Built in collaboration with YWGI Studio, and featuring five OnlyFans models, scholars, and artists - Maya B. Kronic, Bogna Konior, Farha Khalidi, Queenie Sateen, cy x - Arvida Byström’s PET: Projected Emotional Technologies is both anthropological and intimate: a visual essay on the care economy of bots, the eroticization of emotional security, and the uncanny comfort of being seen but not perceived.

PET asks what happens when emotional labor is automated, when the interface becomes the object of desire, when “talking to someone” no longer requires anyone at all. And what if a ‘better than nothing’ relationship becomes better than anything?

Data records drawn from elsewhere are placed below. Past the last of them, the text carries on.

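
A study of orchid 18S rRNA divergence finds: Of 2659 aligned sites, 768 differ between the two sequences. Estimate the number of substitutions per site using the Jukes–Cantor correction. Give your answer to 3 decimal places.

0.365

p = 768/2659 ≈ 0.28883.
d = −(3/4) ln(1 − 4p/3) = −0.75 ln(1 − 0.385107) = −0.75 ln(0.614893)
  = −0.75 × (-0.486307) = 0.364730 substitutions/site.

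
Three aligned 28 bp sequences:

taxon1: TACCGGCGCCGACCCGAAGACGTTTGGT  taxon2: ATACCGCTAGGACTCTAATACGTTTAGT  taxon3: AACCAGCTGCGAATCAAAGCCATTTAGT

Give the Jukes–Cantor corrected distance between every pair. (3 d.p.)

d(taxon1,taxon2) = 0.556, d(taxon1,taxon3) = 0.485, d(taxon2,taxon3) = 0.485

taxon1–taxon2: 11/28 sites differ → p ≈ 0.392857, d = −0.75 ln(1 − 0.523809) = 0.556452 ≈ 0.556.
taxon1–taxon3: 10/28 sites differ → p ≈ 0.357143, d = −0.75 ln(1 − 0.476191) = 0.484971 ≈ 0.485.
taxon2–taxon3: 10/28 sites differ → p ≈ 0.357143, d = −0.75 ln(1 − 0.476191) = 0.484971 ≈ 0.485.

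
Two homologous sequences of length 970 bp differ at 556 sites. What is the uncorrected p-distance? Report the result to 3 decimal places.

0.573

p = 556/970 = 0.573195… ≈ 0.573 (to 3 d.p.).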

AI companions inherit the ambiguous role of pets: loved but owned, intimate but instrumental—revealing how closeness without equality shapes our emotional infrastructures.  These digital companions, presented as animal-human hybrids (a pig, a dog, a fox), are each voiced, face-swapped, and trained on male longing: stories lifted from real Replika chats, Reddit confessions, and personal experience.

  • Alice Scope, Curator

 

EVENT

In-Conversation:

Arvida Bystrom with Curator Alice Scope

Sunday, Sept 14th, 2 - 4pm

 

ADDITIONAL IMAGES

 

ABOUT THE ARTIST

Arvida Byström (b. 1991 in Stockholm, Sweden) is a multidisciplinary artist whose work is rooted in ideas that deal with the internet and its social, aesthetic and commercial implications. She is known for employing a hyper- feminine aesthetic to explore themes concerning the complexities of femininity, identity, body image, social dynamics, emerging technologies and economic principles through primarily photography, performance and sculpture work.

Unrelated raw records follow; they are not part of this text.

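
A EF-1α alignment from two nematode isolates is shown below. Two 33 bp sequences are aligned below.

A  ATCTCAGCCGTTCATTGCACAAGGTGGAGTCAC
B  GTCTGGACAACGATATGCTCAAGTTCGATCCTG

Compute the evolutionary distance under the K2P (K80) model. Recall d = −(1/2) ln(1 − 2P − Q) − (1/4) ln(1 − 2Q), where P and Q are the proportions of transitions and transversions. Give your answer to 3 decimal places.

0.974

Of 33 sites, 6 differences are transitions and 12 are transversions, so P = 6/33 ≈ 0.181818 and Q = 12/33 ≈ 0.363636.
Under the Kimura two-parameter model, d = −½ ln(1 − 2P − Q) − ¼ ln(1 − 2Q).
1 − 2P − Q = 0.272728, giving −½ ln(0.272728) = 0.649640.
1 − 2Q = 0.272728, giving −¼ ln(0.272728) = 0.324820.
d = 0.649640 + 0.324820 = 0.974460.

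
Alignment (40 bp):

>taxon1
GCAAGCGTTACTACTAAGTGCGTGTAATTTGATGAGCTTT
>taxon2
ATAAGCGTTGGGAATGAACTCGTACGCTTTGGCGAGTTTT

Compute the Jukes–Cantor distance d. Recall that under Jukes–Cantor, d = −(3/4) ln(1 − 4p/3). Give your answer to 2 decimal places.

The sequences differ at 17 of 40 sites, so p = 17/40 = 0.425.
d = −(3/4) ln(1 − 4p/3) = −0.75 ln(1 − 0.566667) = −0.75 ln(0.433333)
  = −0.75 × (-0.836249) = 0.627187 substitutions/site.

0.63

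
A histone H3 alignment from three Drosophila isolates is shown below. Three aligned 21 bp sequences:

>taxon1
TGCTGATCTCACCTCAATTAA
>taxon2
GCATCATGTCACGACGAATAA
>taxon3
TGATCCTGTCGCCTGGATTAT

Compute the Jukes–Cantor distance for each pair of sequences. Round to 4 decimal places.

d(taxon1,taxon2) = 0.6355, d(taxon1,taxon3) = 0.5319, d(taxon2,taxon3) = 0.6355

taxon1–taxon2: 9/21 sites differ → p ≈ 0.428571, d = −0.75 ln(1 − 0.571428) = 0.635472 ≈ 0.6355.
taxon1–taxon3: 8/21 sites differ → p ≈ 0.380952, d = −0.75 ln(1 − 0.507936) = 0.531860 ≈ 0.5319.
taxon2–taxon3: 9/21 sites differ → p ≈ 0.428571, d = −0.75 ln(1 − 0.571428) = 0.635472 ≈ 0.6355.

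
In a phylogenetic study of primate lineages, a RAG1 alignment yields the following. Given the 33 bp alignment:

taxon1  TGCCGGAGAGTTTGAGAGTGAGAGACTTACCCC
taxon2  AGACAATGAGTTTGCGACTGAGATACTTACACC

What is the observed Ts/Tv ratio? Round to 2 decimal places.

0.29

Transitions are A↔G and C↔T; transversions are all other mismatches.
Transitions: 2. Transversions: 7.
R = 2/7 = 0.285714… ≈ 0.29 (to 2 d.p.).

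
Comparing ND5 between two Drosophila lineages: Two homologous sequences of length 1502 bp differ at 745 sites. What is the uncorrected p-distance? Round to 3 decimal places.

p = 745/1502 = 0.496005… ≈ 0.496 (to 3 d.p.).

0.496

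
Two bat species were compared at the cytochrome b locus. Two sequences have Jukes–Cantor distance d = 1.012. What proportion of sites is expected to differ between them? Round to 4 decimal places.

0.5554

p = (3/4)(1 − e^(−4d/3)) = 0.75 × (1 − e^(-1.349333)) = 0.75 × (1 − 0.259413) = 0.555440.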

By her early teens, Byström was publishing stylized portraits of herself on social media platforms, effectively foreshadowing the communicative power of the selfie. The following years saw her evolve into somewhat of a proxy for a young generation cultivating their identity, expression, and influence on predominantly image-based social platforms. Her early understanding of the internet, its aesthetic, and its pervasiveness led to an artistic practice perfectly adept at deconstructing and theorizing its language.

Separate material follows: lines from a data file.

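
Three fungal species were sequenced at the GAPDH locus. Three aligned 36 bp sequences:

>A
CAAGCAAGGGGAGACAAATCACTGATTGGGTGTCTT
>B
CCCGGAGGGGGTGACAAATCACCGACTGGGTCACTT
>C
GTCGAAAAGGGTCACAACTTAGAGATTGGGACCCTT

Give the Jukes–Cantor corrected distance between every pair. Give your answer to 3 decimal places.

d(A,B) = 0.304, d(A,C) = 0.548, d(B,C) = 0.493

A–B: 9/36 sites differ → p = 0.25, d = −0.75 ln(1 − 0.333333) = 0.304098 ≈ 0.304.
A–C: 14/36 sites differ → p ≈ 0.388889, d = −0.75 ln(1 − 0.518519) = 0.548166 ≈ 0.548.
B–C: 13/36 sites differ → p ≈ 0.361111, d = −0.75 ln(1 − 0.481481) = 0.492584 ≈ 0.493.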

YWGI is a new media studio co-founded by Kevin James Neal & A. L. Bahta in 2023. Together they have produced work spanning images, films, experiential art, fashion and commercial campaigns, sculptures, and parties. Utilizing generative systems, technical arbitrage, mixed media, and traditional practice, they create artifacts and experiences that blend digital ephemerality and material permanence. They have consulted and created imagery for brands and entities such as Versace, Puma, Collina Strada, The Hellp, Zora, Matte Projects, and Rockefeller Center.

 

ABOUT THE CURATOR

Alice Scope is a media art curator and researcher with a focus on human-AI relationships, artificial intimacy, and collective intelligence. Her expertise lies in building speculative worlds through XR, gaming, blockchain, and performance, frequently engaging in cross-disciplinary collaborations. Alice is currently working with Serpentine Arts Technologies on Partial Common Ownership (PCO), an alternative art ownership model, and she serves as a juror for the Denver Digerati Festival, the A+D Museum Design Awards and Villa Albertine’s French Immersion program.
Her recent exhibitions—"Postgender," "System Fatal," "Erotic Codex," and "Posthuman Island"—have been shown at the Berggruen Institute, SXSW, Gray Area, Honor Fraser, California Science Center, and Vellum LA.